Other Russian sources we consulted include an extract from an orchestral “Giselle” score: a variation originally composed for the ballet “Fiammetta”, likely by Riccardo Drigo in 1887. It may be the earliest extant orchestral score for this variation, which was added to the first act of the St. Petersburg Imperial Ballet production of “Giselle” as early as 1888. The editors include this variation in the Bärenreiter score because, though it was not part of the original nineteenth-century Paris production of “Giselle”, it has since become a permanent part of the ballet. Likewise editors include Giselle’s second-act waltz variation (probably composed by Ludwig Minkus) interpolated in 1866 and still regularly included in the ballet. (Here it must be noted that the Giselle score also includes an interpolation made very shortly before its premiere in Paris: music by Friedrich Burgmüller to accompany a last-minute choreographic addition, the “Peasant” pas de deux in Act One.)

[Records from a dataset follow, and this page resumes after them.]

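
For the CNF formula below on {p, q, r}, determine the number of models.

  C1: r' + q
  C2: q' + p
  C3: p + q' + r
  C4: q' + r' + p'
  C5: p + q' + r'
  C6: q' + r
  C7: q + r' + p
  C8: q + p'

There are 2^3 = 8 truth assignments over (p, q, r).
Check each against the 8 clauses (columns in the order p, q, r):
  F F F  ✓ satisfies all
  F F T  ✗ fails (r' + q)
  F T F  ✗ fails (q' + p)
  F T T  ✗ fails (q' + p)
  T F F  ✗ fails (q + p')
  T F T  ✗ fails (r' + q)
  T T F  ✗ fails (q' + r)
  T T T  ✗ fails (q' + r' + p')
1 of the 8 rows is a model.

1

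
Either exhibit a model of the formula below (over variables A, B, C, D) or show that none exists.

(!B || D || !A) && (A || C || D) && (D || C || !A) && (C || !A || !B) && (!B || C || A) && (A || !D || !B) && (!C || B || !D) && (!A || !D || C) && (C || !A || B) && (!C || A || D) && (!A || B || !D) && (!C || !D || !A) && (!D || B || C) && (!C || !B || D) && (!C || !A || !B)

A ↦ true, B ↦ false, C ↦ true, D ↦ false

Suppose B = false.
Suppose C = true.
From the singleton clause (!D), D = false.
From the singleton clause (A), A = true.
Every clause now holds.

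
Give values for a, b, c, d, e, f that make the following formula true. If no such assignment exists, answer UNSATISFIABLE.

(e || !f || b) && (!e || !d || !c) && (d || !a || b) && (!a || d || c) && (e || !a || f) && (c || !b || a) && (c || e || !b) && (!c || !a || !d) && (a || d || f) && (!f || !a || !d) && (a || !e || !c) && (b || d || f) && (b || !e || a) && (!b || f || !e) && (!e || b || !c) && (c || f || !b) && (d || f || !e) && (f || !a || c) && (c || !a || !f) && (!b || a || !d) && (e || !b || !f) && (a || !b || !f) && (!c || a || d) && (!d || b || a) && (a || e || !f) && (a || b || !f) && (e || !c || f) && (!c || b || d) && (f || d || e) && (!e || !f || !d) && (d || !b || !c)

Try e = true.
Try d = false.
From the singleton clause (f), f = true.
Try a = false.
From the singleton clause (!c), c = false.
From the singleton clause (!b), b = false.
That conflicts with the unit clause (b).
That branch fails; take a = true instead.
From the singleton clause (b), b = true.
From the singleton clause (c), c = true.
That conflicts with the unit clause (!c).
Either choice for a ends in contradiction.
That branch fails; take d = true instead.
From the singleton clause (!c), c = false.
From the singleton clause (!f), f = false.
From the singleton clause (!b), b = false.
From the singleton clause (a), a = true.
That conflicts with the unit clause (!a).
Either choice for d ends in contradiction.
That branch fails; take e = false instead.
Try f = false.
From the singleton clause (!a), a = false.
From the singleton clause (d), d = true.
From the singleton clause (!b), b = false.
That conflicts with the unit clause (b).
That branch fails; take f = true instead.
From the singleton clause (b), b = true.
That conflicts with the unit clause (!b).
Either choice for f ends in contradiction.
Either choice for e ends in contradiction.

UNSATISFIABLE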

The new Bärenreiter Edition
This new “Giselle” score is an authentic edition of the music, with complete critical commentary. It includes in appendices music that was cut (in some cases, likely before the première), early versions of music that was revised, and music that was added in subsequent productions and that remains relevant in latter-day performance practice.
In the Preface, discussions of the borrowed music, recurring melodies and musique parlante in this score are offered. In Edirom, the online component of this edition, one may find information in short essays ( “Additional commentary”) about, inter alia, Adam’s self-borrowings from his “Faust” score, revisions to the “Giselle” score made in Paris in the 1860s, quoted music, concertante passages, and the genesis of the celebrated “scene d’amour” (No. 3).
For international use, the score is introduced by a detailed trilingual preface, and it includes the original libretto (a prose document by Théophile Gautier and Georges Jules-Henri Vernoy de Saint-Georges explaining the action scene by scene) in the original French, as well as in German and English.